The group of about eight or ten strong men then began to work the rope while another started the botafumeiro  swinging.  With each swing they got it to go higher and wider, until it was virtually at a 90 degree angle at the top of the swing. It put out great streams of incense that filled the church with a nice odor. Eventually they brought it to a stop, and with a final prayer, the service ended.

Those of us who signed up for the Michelin one-star restaurant met by the Parador again, and then headed down that street to Casa Marcelo, showcase home to famed chef Marcelo Tejedor.  When we went in at 1:30 p.m., we were about the first people to arrive. The efficient young woman who did all the order taking and serving brought us iPads with the restaurant’s two degustacion menus displayed – one at 45 Euros with four courses, and another with nine courses at 75 Euros.  The iPad also provided the wine list, from which we selected a reasonable red wine, a tempranillo. 

The meal began with a cream of celery soup that had been foamed, perhaps from a siphon – it was heavenly. That was followed by a merluza (hake) that was so tender and perfect – perhaps one of the best I’ve ever had.  The last course, a seared rare tuna was excellent, but perhaps less challenging.  The dessert was pff pastry with vanilla bourbon cream.
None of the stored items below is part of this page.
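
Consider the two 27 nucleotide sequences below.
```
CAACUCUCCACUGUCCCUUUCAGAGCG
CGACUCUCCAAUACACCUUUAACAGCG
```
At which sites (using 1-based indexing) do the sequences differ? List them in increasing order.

2, 11, 13, 14, 15, 21, 23

Differences at site 2 (A→G), site 11 (C→A), site 13 (G→A), site 14 (U→C), site 15 (C→A), site 21 (C→A), site 23 (G→C).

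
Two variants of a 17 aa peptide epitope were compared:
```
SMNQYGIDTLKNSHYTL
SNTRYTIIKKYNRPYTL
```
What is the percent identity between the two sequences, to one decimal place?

41.2%

10 positions differ (2, 3, 4, 6, 8, 9, 10, 11, 13, 14), so 7 of 17 match: 7/17 = 41.18%.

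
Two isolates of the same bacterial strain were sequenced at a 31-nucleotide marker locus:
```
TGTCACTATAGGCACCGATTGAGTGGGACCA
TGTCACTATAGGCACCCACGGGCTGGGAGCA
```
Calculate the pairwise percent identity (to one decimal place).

80.6%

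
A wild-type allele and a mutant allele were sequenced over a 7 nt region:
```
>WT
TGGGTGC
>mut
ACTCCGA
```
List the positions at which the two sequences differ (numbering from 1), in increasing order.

Differences at position 1 (T→A), position 2 (G→C), position 3 (G→T), position 4 (G→C), position 5 (T→C), position 7 (C→A).

1, 2, 3, 4, 5, 7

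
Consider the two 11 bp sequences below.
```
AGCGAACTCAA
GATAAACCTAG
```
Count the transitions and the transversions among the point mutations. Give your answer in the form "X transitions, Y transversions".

7 transitions, 0 transversions

Mismatches (1-based):
position 1: A→G (purine→purine, transition)
position 2: G→A (purine→purine, transition)
position 3: C→T (pyrimidine→pyrimidine, transition)
position 4: G→A (purine→purine, transition)
position 8: T→C (pyrimidine→pyrimidine, transition)
position 9: C→T (pyrimidine→pyrimidine, transition)
position 11: A→G (purine→purine, transition)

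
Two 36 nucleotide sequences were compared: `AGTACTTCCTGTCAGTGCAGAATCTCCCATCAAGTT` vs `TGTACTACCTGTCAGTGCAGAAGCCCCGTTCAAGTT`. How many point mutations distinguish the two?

The sequences differ at sites 1, 7, 23, 25, 28, 29 (1-based) — 6 in total.

6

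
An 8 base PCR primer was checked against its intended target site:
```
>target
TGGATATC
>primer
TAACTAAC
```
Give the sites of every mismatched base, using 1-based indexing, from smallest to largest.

2, 3, 4, 7

Scanning 1-based: 2: G/A; 3: G/A; 4: A/C; 7: T/A.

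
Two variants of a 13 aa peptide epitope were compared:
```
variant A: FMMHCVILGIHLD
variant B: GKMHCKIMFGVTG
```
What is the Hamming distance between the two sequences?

9

Comparing position by position, 9 positions differ: 1 (F/G), 2 (M/K), 6 (V/K), 8 (L/M), 9 (G/F), 10 (I/G), 11 (H/V), 12 (L/T), 13 (D/G).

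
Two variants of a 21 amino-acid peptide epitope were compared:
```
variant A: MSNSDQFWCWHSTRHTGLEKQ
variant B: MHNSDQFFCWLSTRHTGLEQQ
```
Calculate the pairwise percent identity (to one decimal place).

81.0%

Mismatches at positions 2, 8, 11, 20 (1-based): 4 of 21.
Identical positions: 17/21 = 80.95% → 81.0%.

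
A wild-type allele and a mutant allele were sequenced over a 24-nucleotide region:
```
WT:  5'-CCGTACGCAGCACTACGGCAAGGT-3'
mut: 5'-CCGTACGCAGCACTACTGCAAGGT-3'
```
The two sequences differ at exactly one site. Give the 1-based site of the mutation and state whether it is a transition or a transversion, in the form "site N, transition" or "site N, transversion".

The sequences differ only at site 17: G→T (purine→pyrimidine), a transversion.

site 17, transversion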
Fortunately our server was also very accommodating about running five separate Visa cards through her machine – it worked out to about 51 Euros per person.

Breads and pastries
 In the afternoon Marcia and I walked around and did a bit of shopping in a leather store and looking at other shop windows.  Not only is the presentation artistic and attractive, but you suddenly realize that despite the fact you're in the city center you have not seen a single chain store -- no Gap, no Banana Republic, no Benetton -- none of the omnipresent American or European logos and signs.  

Leather products
I searched for and bought a small leather change purse -- not exactly the design I had wanted, but it will serve.  Besides, the one they had was green, and the craftsman said, "No problem" when I asked about one in brown.  She simply dyed and dressed the leather in brown and buffed it while we waited.  

Hat shop
And, the hat shop on Rua do Vilar caught our eye with their stacks and stacks of red hat boxes from London.  Nothing would do but I must have a txapela, that is, a Basque beret.  The shopkeeper was a hoot: a little lady with very direct opinions.  When I began to debate whether I'd prefer the 20 Euro model or the 26 Euro model, she brusquely intervened, "The cheaper one will serve you just as well." 

We also looked in on a small workshop where ladies were doing lace work by hand, as well as specialty food and wine shops.  Marcia gave thought to searching for genuine saffron or pimenton, but we never found an open store that sold them.

About eight o’clock we met some of the group to go in search of tapas.  Marcia led us to the best vinoteca in Santiago (according to Alex and several guidebooks), one called O Beiro, but our group had too many disparate interests to continue there.  Some were looking for a sit-down restaurant and menu situation, while others wanted coffee and ice cream.

There were several options.  Marcia suggested a tapas place where people could point at what they wanted.  Katie and Pat joined us for tapas and – with all the noise, crowding at the bar, the various plates, and the many wines and beers being served by young girls running back and forth – this may have been the most authentic Spanish tapas experience of the trip.

Hostal dos Reis Catolicos
We headed back to our hotel, stopping by the Concello on the Praza do Obradadoiro to listen to the tunas who were performing  “Guantanamera” for an appreciative post-dinner crowd.

We decided to see the inside of the Parador Hostal de los Reis Catolicos again by having a pacharan in the bar before retiring to our hotel for a last night in Santiago.